Preparing to go out to two soirees: a birthday gathering at the Flask in Highgate, then onto the Phoenix in Cavendish Square to DJ at How Does It Feel To Be Loved. Always a pleasure to do the latter as it means I can indulge my lesser aired taste in 60s girl group pop alongside 80s jangly guitar indie.

Thursday last was DJ-ing at the Boogaloo for Beautiful & Damned, the warm up for our slot at next month’s Latitude Festival. We put on the silent movie Pandora’s Box by way of a backdrop. Louise Brooks’s iconic bob hairdo always looks more extreme than one expects: from some angles it’s nearly a butch crop. In one scene she wears a helmet-like black hat which actually looks exactly the same as her hair. When she takes the hat off, there’s no overall difference. It’s like someone wearing two pairs of glasses.

It dawns on me that the haircut also crosses over for both of my DJ-iing incarnations this week. How Does It Feel… runs a label for latterday indiepop groups, one of which, the Pocketbooks, has a girl singer whose hair is pure Ms Brooks – or indeed the singer from Swing Out Sister, echoing the 80s echoing the 60s echoing the 20s. Some music scenes are joined at the haircut.

But never mind my own dipping into different worlds – Fosca’s Tom Edwards, my brother, is now playing guitar for none other than Edwyn Collins. He replaces Roddy Frame, with his first gig being T In The Park. Quite a leap from playing with Fields of the Nephilim. Though not such a leap, of course, from playing with Fosca.

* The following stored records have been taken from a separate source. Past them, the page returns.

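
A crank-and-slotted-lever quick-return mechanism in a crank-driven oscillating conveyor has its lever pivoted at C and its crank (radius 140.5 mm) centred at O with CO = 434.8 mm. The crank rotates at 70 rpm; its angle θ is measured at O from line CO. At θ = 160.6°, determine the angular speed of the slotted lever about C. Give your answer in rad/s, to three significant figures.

2.97

ω = 7.33 rad/s (from 70 rpm).
Crank pin A relative to C: A = (d + r cosθ, r sinθ); lever angle φ = atan2(r sinθ, d + r cosθ).
Differentiating tanφ: φ̇ = rω(d cosθ + r)/(d² + r² + 2dr cosθ).
d² + r² + 2dr cosθ = |CA|² = 0.0935495 m²;  d cosθ + r = -0.26961 m.
|ω_lever| = |0.1405·7.33·-0.26961| / 0.0935495 = 2.9683 rad/s.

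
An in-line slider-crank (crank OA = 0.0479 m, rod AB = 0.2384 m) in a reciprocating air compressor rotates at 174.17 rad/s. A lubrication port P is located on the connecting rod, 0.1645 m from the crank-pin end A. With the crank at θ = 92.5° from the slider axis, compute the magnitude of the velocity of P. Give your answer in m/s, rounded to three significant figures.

8.28

ω = 174.2 rad/s.  Crank-pin speed |V_A| = rω = 8.3427 m/s, perpendicular to OA.
Rod angle: sinφ = −(r/L) sinθ ⇒ φ = -11.580°; ω_rod = −rω cosθ/√(L²−r²sin²θ) = +1.5582 rad/s.
V_P = V_A + ω_rod × AP, with AP = 0.1645 m along the rod.
Components: V_Px = −rω sinθ − a·ω_rod·sinφ = -8.2834 m/s;  V_Py = rω cosθ + a·ω_rod·cosφ = -0.1128 m/s.
|V_P| = √(V_Px² + V_Py²) = 8.2841 m/s.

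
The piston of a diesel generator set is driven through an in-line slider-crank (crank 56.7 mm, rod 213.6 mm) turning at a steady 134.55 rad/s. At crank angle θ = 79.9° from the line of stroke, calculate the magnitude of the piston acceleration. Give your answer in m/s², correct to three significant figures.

84.3

ω = 134.6 rad/s
x(θ) = r cosθ + √(L² − r² sin²θ); with ω constant, a = ω²·d²x/dθ².
d²x/dθ² = −r cosθ − r²(cos2θ)/√u − r⁴ sin²2θ/(4u^{3/2}),  u = L² − r² sin²θ = 0.0425089 m².
Substituting r = 0.0567 m, L = 0.2136 m, θ = 79.9°: d²x/dθ² = +0.0046554 m.
a = ω²·d²x/dθ² = (134.6)²·(+0.0046554) = +84.279 m/s²;  |a| = 84.279 m/s².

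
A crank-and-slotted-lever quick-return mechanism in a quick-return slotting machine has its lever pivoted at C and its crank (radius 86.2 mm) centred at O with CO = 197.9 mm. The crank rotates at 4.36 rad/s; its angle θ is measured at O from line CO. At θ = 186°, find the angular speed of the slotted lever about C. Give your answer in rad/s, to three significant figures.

ω = 4.36 rad/s
Crank pin A relative to C: A = (d + r cosθ, r sinθ); lever angle φ = atan2(r sinθ, d + r cosθ).
Differentiating tanφ: φ̇ = rω(d cosθ + r)/(d² + r² + 2dr cosθ).
d² + r² + 2dr cosθ = |CA|² = 0.0126638 m²;  d cosθ + r = -0.11062 m.
|ω_lever| = |0.0862·4.36·-0.11062| / 0.0126638 = 3.2828 rad/s.

3.28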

Tom tells me much of Mr Collins’s back catalogue is more muso-y and trickier to play than you might expect from the Godfather of Indie. Even though those early recordings with Orange Juice are often out of tune and vocally wavering (in all the right ways) the guitar lines are elaborate and downright fiddly to copy. With the notable exception of the break in ‘Rip It Up’, Orange Juice’s only bona fide chart hit. Amid all the polished funk-pop production, Edwyn sings ‘And my favourite song’s entitled… ‘Boredom” before going into a replication of that Buzzcocks song’s two-note guitar solo. How many Top Of The Pops viewers got the reference at the time, heaven knows. So very sly, so very arch, so very Edwyn.